Bikin Taman Baca, Tumbuhkan Sikap Kritis Anak Muda
Neni Muhidin, Pembangkit Semangat Literasi dan Petani Kopi di Sulteng
Pulang ke kampung halaman di Palu membuat Neni Muhidin bisa melakukan banyak hal. Mulai membangkitkan budaya literasi masyarakat hingga mengedukasi para petani kopi lokal.
SEORANG lelaki sibuk di meja panjang di samping rumah di ujung Jalan Tanjung Balantak, Palu. Lelaki muda itu memilah biji kopi yang disebar di tampah. Green bean yang mengalami defect dan meng- hitam disisihkannya.
Tak lama kemudian, datang seorang perempuan membantunya. Perempuan itu sebelumnya memilah-milah buku, tak jauh dari tempat si lelaki muda beraktivitas. Keduanya merupakan relawan Nemu Buku. Sebuah perpustakaan yang digagas Neni Muhidin.

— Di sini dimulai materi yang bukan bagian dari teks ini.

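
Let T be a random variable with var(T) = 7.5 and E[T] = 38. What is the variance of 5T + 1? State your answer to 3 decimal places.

187.500

var(5T + 1) = (5)²·var(T) = 25·7.5 = 187.5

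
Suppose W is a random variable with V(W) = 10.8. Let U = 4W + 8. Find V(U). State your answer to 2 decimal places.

172.80

V(4W + 8) = (4)²·V(W) = 16·10.8 = 172.8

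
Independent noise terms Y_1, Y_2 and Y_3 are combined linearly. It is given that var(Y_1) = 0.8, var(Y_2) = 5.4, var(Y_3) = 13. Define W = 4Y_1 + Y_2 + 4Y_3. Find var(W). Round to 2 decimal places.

226.20

By independence, var(W) = (4)²var(Y_1) + (1)²var(Y_2) + (4)²var(Y_3)
= (4)²·0.8 + (1)²·5.4 + (4)²·13 = 226.2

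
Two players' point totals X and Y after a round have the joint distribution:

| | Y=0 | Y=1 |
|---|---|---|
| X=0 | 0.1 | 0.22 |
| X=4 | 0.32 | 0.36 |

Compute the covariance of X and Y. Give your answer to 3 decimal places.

E[X] = 2.72,  E[Y] = 0.58
E[XY] = 1.44
Cov(X,Y) = E[XY] − E[X]E[Y] = 1.44 − (2.72)(0.58) = -0.1376

-0.138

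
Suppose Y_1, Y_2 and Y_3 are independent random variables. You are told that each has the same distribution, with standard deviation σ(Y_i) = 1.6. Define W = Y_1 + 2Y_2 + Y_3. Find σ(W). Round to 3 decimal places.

Var(Y_i) = (1.6)² = 2.56
By independence, Var(W) = (1)²Var(Y_1) + (2)²Var(Y_2) + (1)²Var(Y_3)
= (1)²·2.56 + (2)²·2.56 + (1)²·2.56 = 15.36
σ(W) = √15.36 ≈ 3.919

3.919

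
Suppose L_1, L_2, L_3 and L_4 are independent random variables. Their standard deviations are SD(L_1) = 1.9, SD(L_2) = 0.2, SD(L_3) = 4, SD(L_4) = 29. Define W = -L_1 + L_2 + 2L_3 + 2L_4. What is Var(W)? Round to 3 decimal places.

Var(L_1) = 3.61, Var(L_2) = 0.04, Var(L_3) = 16, Var(L_4) = 841
By independence, Var(W) = (-1)²Var(L_1) + (1)²Var(L_2) + (2)²Var(L_3) + (2)²Var(L_4)
= (-1)²·3.61 + (1)²·0.04 + (2)²·16 + (2)²·841 = 3431.65

3431.650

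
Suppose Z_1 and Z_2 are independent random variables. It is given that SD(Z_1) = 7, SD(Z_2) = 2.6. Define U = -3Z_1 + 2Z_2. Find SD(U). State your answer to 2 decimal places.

21.63

Var(Z_1) = 49, Var(Z_2) = 6.76
By independence, Var(U) = (-3)²Var(Z_1) + (2)²Var(Z_2)
= (-3)²·49 + (2)²·6.76 = 468.04
SD(U) = √468.04 ≈ 21.63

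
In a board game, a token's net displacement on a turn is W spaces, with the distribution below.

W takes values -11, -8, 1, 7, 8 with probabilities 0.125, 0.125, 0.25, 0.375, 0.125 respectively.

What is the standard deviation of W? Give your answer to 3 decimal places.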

Tak berapa lama kemudian, Neni Muhidin, si empunya rumah, datang dengan mengendarai motor bebek. Sempat melihat koleganya memilah kopi, dia lalu mengajak ngobrol di bagian depan rumahnya yang dipenuhi meja memanjang.
Meja-meja itu difungsikan sebagai tempat nongkrong di kedai kopinya. Sebelum kedai kopi berdiri, mejameja itu hanya jadi tempat ngobrol seputar buku dan film. Neni dan buku memang satu hal yang tak bisa dipisahkan.

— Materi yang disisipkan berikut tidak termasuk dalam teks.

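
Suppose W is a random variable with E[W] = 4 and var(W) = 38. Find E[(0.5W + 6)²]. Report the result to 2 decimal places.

E[0.5W + 6] = 0.5·4 + 6 = 8
var(0.5W + 6) = (0.5)²·38 = 9.5
E[(0.5W + 6)²] = var((0.5W + 6)) + (E[(0.5W + 6)])² = 9.5 + (8)² = 73.5

73.50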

Sejak 10 tahun lalu Neni mendirikan perpustakaan di rumahnya sekembali dari merantau di Tanah Pasundan, Bandung. Perpustakaan itu diberi nama Nemu Buku. Akronim dari Neni Muhidin. ’’Sekarang aktivitas kami ya buku, ya kopi,’’ ujar Neni sembari menyuguhkan secangkir kopi susu yang diseduh dengan Vietnam drip
Penulis sejumlah buku itu lantas membuka perbincangan soal perpustakaannya yang kini memiliki 5.000-an judul buku. ’’Sejak kuliah di Bandung, sebenarnya kegiatan saya ya seputar ini (perpustakaan),’’ kata alumnus hubungan internasional FISIP Universitas Pasundan itu.
Hobi mengumpulkan buku membuatnya tergerak membuat perpustakaan swadaya di Bandung. Ketika asyik dengan kegiatan literasinya di Kota Kembang tersebut, Neni diminta pulang oleh ibundanya.
Anak kedua di antara tiga bersaudara itu tentu tak bisa menolak. Sebab, tak ada saudaranya yang bisa menemani sang bunda. ’’Kebetulan, saudara-saudara saya dapat pekerjaan di luar Palu,’’ ungkapnya.
Perantauannya pun berakhir. Neni memutuskan pulang ke kota Mutiara Khatulistiwa itu dengan membawa ribuan judul buku koleksinya.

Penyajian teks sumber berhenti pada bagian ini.